Tablet makers who craft their own mobile operating system -- particularly Apple and its iOS -- stand to gain from the "unstable performance" of Google's tablet-centric Android 3.0, codenamed Honeycomb.
Sources at upstream touch panel makers indicated to DigiTimes that tablet makers that build their own operating systems, including Apple, HP and Research in Motion, have the best chance of benefitting from issues with Honeycomb.
"Due to Android 3.0 currently still having several issues that are unable to be resolved immediately and which are causing unstable performance in terms of operation," the report said, "HP, which is ready to launch its TouchPad tablet PC with its own OS, webOS, in the second quarter, and RIM, which will soon launch its PlayBook with BlackBerry OS in the middle of April, as well as Apple, are expected to gain from the mischief of Android 3.0 the sources pointed out."
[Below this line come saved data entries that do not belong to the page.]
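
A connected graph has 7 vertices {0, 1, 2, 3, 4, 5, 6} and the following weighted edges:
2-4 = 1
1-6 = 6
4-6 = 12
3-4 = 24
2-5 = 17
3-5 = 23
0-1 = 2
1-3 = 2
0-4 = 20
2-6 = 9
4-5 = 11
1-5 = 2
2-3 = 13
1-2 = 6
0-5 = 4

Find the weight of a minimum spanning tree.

19

Grow the tree from 0 using Prim:
Step 1: cheapest edge leaving the tree is 0-1 (2); add 1.
Step 2: cheapest edge leaving the tree is 1-3 (2); add 3.
Step 3: cheapest edge leaving the tree is 1-5 (2); add 5.
Step 4: cheapest edge leaving the tree is 1-2 (6); add 2.
Step 5: cheapest edge leaving the tree is 2-4 (1); add 4.
Step 6: cheapest edge leaving the tree is 1-6 (6); add 6.
MST edges: 0-1, 1-3, 1-5, 1-2, 2-4, 1-6; total weight 2+2+2+6+1+6 = 19.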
Apple's competitors reportedly had "strong shipments" before the end of the first quarter. But orders for the second quarter of 2011 are said to be not as strong, as vendors are taking a wait-and-see approach to the tablet market.
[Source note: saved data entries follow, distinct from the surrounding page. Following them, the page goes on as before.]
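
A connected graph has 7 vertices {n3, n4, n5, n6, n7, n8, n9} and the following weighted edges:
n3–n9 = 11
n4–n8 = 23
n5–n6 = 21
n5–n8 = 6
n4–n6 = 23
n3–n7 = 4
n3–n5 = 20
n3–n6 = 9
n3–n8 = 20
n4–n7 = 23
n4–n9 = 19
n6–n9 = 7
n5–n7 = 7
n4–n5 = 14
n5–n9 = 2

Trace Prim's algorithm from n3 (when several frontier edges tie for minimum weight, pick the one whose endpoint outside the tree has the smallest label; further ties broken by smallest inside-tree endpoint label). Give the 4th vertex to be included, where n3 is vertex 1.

n9

Prim, starting at n3.
Step 1: cheapest edge leaving the tree is n3–n7 (4); add n7.
Step 2: cheapest edge leaving the tree is n5–n7 (7); add n5.
Step 3: cheapest edge leaving the tree is n5–n9 (2); add n9.
Step 4: cheapest edge leaving the tree is n5–n8 (6); add n8.
Step 5: cheapest edge leaving the tree is n6–n9 (7); add n6.
Step 6: cheapest edge leaving the tree is n4–n5 (14); add n4.
Vertex order: n3, n7, n5, n9, n8, n6, n4. The 4th vertex is n9.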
Meanwhile, Apple has seen a highly successful launch of its iPad 2, while overwhelming demand for the device has forced continued stock-outs at stores across the globe.
DigiTimes restated its inside information that Motorola is apparently not planning orders for its just-launched Xoom tablet past June, as suppliers believe the company is already working on a successor. The Xoom is the first commercial device running Google's Android 3.0 Honeycomb operating system, but a new estimate has pegged its initial sales at just 100,000 units.
Despite the start of the Xoom and apparent instability with Android 3.0, the report indicated that manufacturers including HTC and Acer are still betting big on Honeycomb. HTC's Flyer tablet was originally planned to run on Android 2.3, but was recently switched to 3.0, while Acer plans to launch the 7-inch A100 tablet with Honeycomb in May.